The message boiled down to this: "Be aggressive, but don't let him beat you. Yeah, if you walk him, the tying run will be on second base, but we'll take our chances with the next guy."

That would have been catcher David Ross, who also would have been up as a pinch-hitter and been the last position player on Cincinnati's bench.

Thing is, Ross has hit Capps -- 2 for 3 lifetime with a double and home run.

Hence, the "sticky situation."

Capps navigated it well.

He got ahead of Dunn 0-2, threw two balls and then struck out Dunn swinging with a 96-mph fastball.

"Capps is real good right now," Tracy said. "But he has a chance to get even better. There are some things he can do with his pitches. He's not finished yet. But he's awfully special."

The Pirates fell behind, 2-0, in the nightcap when pitcher Bronson Arroyo doubled in a run, then scored on Norris Hopper's triple in the second.

Paul Maholm, who allowed seven hits in the first two innings, steadied and got the Pirates through seven innings.
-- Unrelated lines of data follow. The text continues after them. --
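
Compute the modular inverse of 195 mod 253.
205

gcd(195, 253) = 1, so the inverse exists.
Extended Euclidean algorithm on (253, 195):
253 = 1 × 195 + 58  ⟹  58 = (1)·253 + (-1)·195
195 = 3 × 58 + 21  ⟹  21 = (-3)·253 + (4)·195
58 = 2 × 21 + 16  ⟹  16 = (7)·253 + (-9)·195
21 = 1 × 16 + 5  ⟹  5 = (-10)·253 + (13)·195
16 = 3 × 5 + 1  ⟹  1 = (37)·253 + (-48)·195
So (-48)·195 ≡ 1 (mod 253), i.e. 195^(-1) ≡ -48 ≡ 205 (mod 253).
Check: 195 × 205 = 39975 ≡ 1 (mod 253)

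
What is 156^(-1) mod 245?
11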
"Just another fabulous game for him," Tracy said.

The Pirates chipped away, scoring a run in the fifth on Jose Castillo's single and adding a run in the seventh on pinch-hitting sensation Matt Kata's two-out single to left on an 0-2 pitch.

That set the stage for the eighth.

Sanchez tripled on an 0-2 pitch into the notch in left-center field with one out. Then LaRoche softly lined a 1-2 pitch from left-hander Bill Bray into center field for the winner.

Sanchez's slam and Jason Bay's solo home run in the first game gave the Pirates 43 home runs in August. That ties the club record for most home runs in a month, set by the 1947 Pirates, who featured Ralph Kiner and Hank Greenberg.

Tom Gorzelanny got the first-game win, battling his way into the seventh inning.

"A very gritty performance by Tom Gorzelanny," Tracy said.

"I had to fight myself and fight the Reds," Gorzelanny said. "I'd get into jams and then have to fight my way out of them."

Gorzelanny's 13 wins are the most by a Pirates left-hander since Denny Neagle went 14-6 in 1996.

The Pirates have won 14 of their past 20 games to inch to within 81/2 games of the lead in the National League Central crawl.

"We're still playing significant baseball," Tracy said. [Eight and half games] is not an insurmountable task. Obviously, we've got to win a lot, but we've been playing our best baseball of the season over the past three weeks."